Dans une première réédition du XVIIIe, ces « récréations » avaient été attribuées au poète Guillaume des Autels, mais l’éditeur de 1862 sur laquelle nous nous basons ici venait contredire ce fait. L’ouvrage se situe, en effet, dans la filiation de l’école marotique et certaines de ses pièces ne peuvent même appartenir qu’à Clément MAROT, Mellin SAINT-GELAIS et encore d’autres auteurs qui s’inscrivaient sous l’influence du poète originaire de Cahors pour exercer leur verve et leur esprit.

Il y a, dans ce petit manuel qui a traversé presque cinq siècles, quelques pièces sérieuses qui flirtent avec l’amour courtois, mais il contient surtout d’autres épigrammes largement plus grivois et osés. Au bout du compte, on y trouve bien plus de gauloiseries que dans la fleur de poésie françoyse, même si l’ouvrage reprend quelques pièces qui s’y trouvaient présentes, ainsi que d’autres poésies en provenance d’autres « carnets » de poésie du même type et qui datent tous du XVIe siècle.  Comme sa courte préface en vers l’indique, cette récréation et passetemps des tristes a pour thème de prédilection les choses de l’amour. Les « dames » y sont visées par endroits avec un humour souvent plus potache que satirique, mais elles ne sont  pas les seules dans la ligne de mire. Maris et amants, bon ou mauvais, y passent aussi et d’autres sujets y sont abordés. On trouve encore quelques jolies perles poétiques « inclassables ».

deco_frise

Du loquet de l’huis de s’amie

« N’a pas longtemps fut faite une dispute
Sur instrumens, et faict de la musique.
Les uns loüoyent le hautbois ou la fluste,
D’autres le luth, comme chose angéliques :
Lors un d’entr’eux, le moins mélancolique
Leur dit : Messieurs, voulez-vous que je die,
Quel instrument a plus de mélodie,
C’est à mon gré, le loquet d’une porte :
Car quand il faut que la mignonne sorte
De bon matin, ferme l’huis doucement :
L’oyant sortir, le mignon se conforte
Est-il au monde un plus doux instrument ? »
La récréation et passetemps des tristes

deco_frise

Si l’on devait y mettre un peu de subjectivité, (pour ce que cela vaut, c’est à dire pas grand chose), nous pourrions avancer que toutes les poésies que l’on trouve dans cette Récréation et Passetemps des Tristes n’ont pas l’élégance, ni la grâce de la poésie d’un MAROT, même si elles tentent d’en emprunter les formes.

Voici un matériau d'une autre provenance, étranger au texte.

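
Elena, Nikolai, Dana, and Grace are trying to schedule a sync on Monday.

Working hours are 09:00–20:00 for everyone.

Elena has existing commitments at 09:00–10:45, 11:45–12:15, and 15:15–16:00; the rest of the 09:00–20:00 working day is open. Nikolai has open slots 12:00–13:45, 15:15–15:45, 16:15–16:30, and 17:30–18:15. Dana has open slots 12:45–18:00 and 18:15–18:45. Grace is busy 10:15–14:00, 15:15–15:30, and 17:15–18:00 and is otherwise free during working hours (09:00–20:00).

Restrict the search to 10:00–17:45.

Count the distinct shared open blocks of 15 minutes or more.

Elena free within 09:00–20:00: 10:45–11:45, 12:15–15:15, 16:00–20:00.
Grace free within 09:00–20:00: 09:00–10:15, 14:00–15:15, 15:30–17:15, 18:00–20:00.
Elena ∩ Nikolai: 12:15–13:45, 16:15–16:30, 17:30–18:15.
Elena ∩ Nikolai ∩ Dana: 12:45–13:45, 16:15–16:30, 17:30–18:00.
Elena ∩ Nikolai ∩ Dana ∩ Grace: 16:15–16:30.
Restricted to 10:00–17:45: 16:15–16:30.
Windows ≥ 15 min: 16:15–16:30.
That's 1 window.

1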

A n’en pas douter, il y a ici, certains émules moins talentueux que lui, qui s’essayent à son genre ce qui, cela s’entend, ne diminue pas pour autant l’intérêt de l’ouvrage pour qui s’interroge sur l’Histoire de la langue française et de sa poésie, mais encore de son humour.litterature_poesie_ancienne_clement_marot_fin_moyen_age_renaissance_passetemps_recreation_triste_ouvrage_ancien_XVIe_gauloiserie_grivoiserie

Ajoutons encore que la deuxième édition de 1595, qui sert de base au livre présenté ici, a  été censurée de certaines pièces dont les moines et l’Eglise faisaient les frais et dont l’imprimeur de 1862 nous indique dans sa préface, de manière toute directe,  « qu’elles sentaient l’hérésie ». La satire s’y trouve donc quelque peu patinée. De fait les grivoiseries, même si on ne peut résumer uniquement l’ouvrage à cela non plus, y prennent largement le pas.

deco_frise

A une glorieuse tenant sa gravité par trop grande

« Vous estes belle en bonne foy
Ceux qui dient que non, sont bestes,
Vous estes riche, je le voy,
Qu’est-il besoin d’en faire enquestes?
Vous estes bien des plus honnestes,
Et qui le nie est bien rebelle :
Mais quand vous vous loüez, vous n’estes,
Honneste, ne riche, ne belle. »
La  récréation et passetemps des tristes

deco_frise

Du point de vue du contexte historique, au moment de l’impression de cet ouvrage, les temps sont déjà ceux de la pléiade et de ses poètes qui, dans une ambition tout académique, chercheront à élever la langue française tout autant qu’à l’enrichir. Soucieux de trancher d’avec la poésie médiévale, leurs recherches et leur ambition déclarée se tiendront alors bien loin des formes de cette poésie marotique légère et de sa frivolité. Avec la réédition 1595 de l’original de 1575, Nous sommes déjà près d’un demi-siècle après la mort de MAROT. Son oeuvre sera bientôt reléguée aux archives et il faudra pratiquement attendre le XVIIIe siècle pour qu’il soit redécouvert.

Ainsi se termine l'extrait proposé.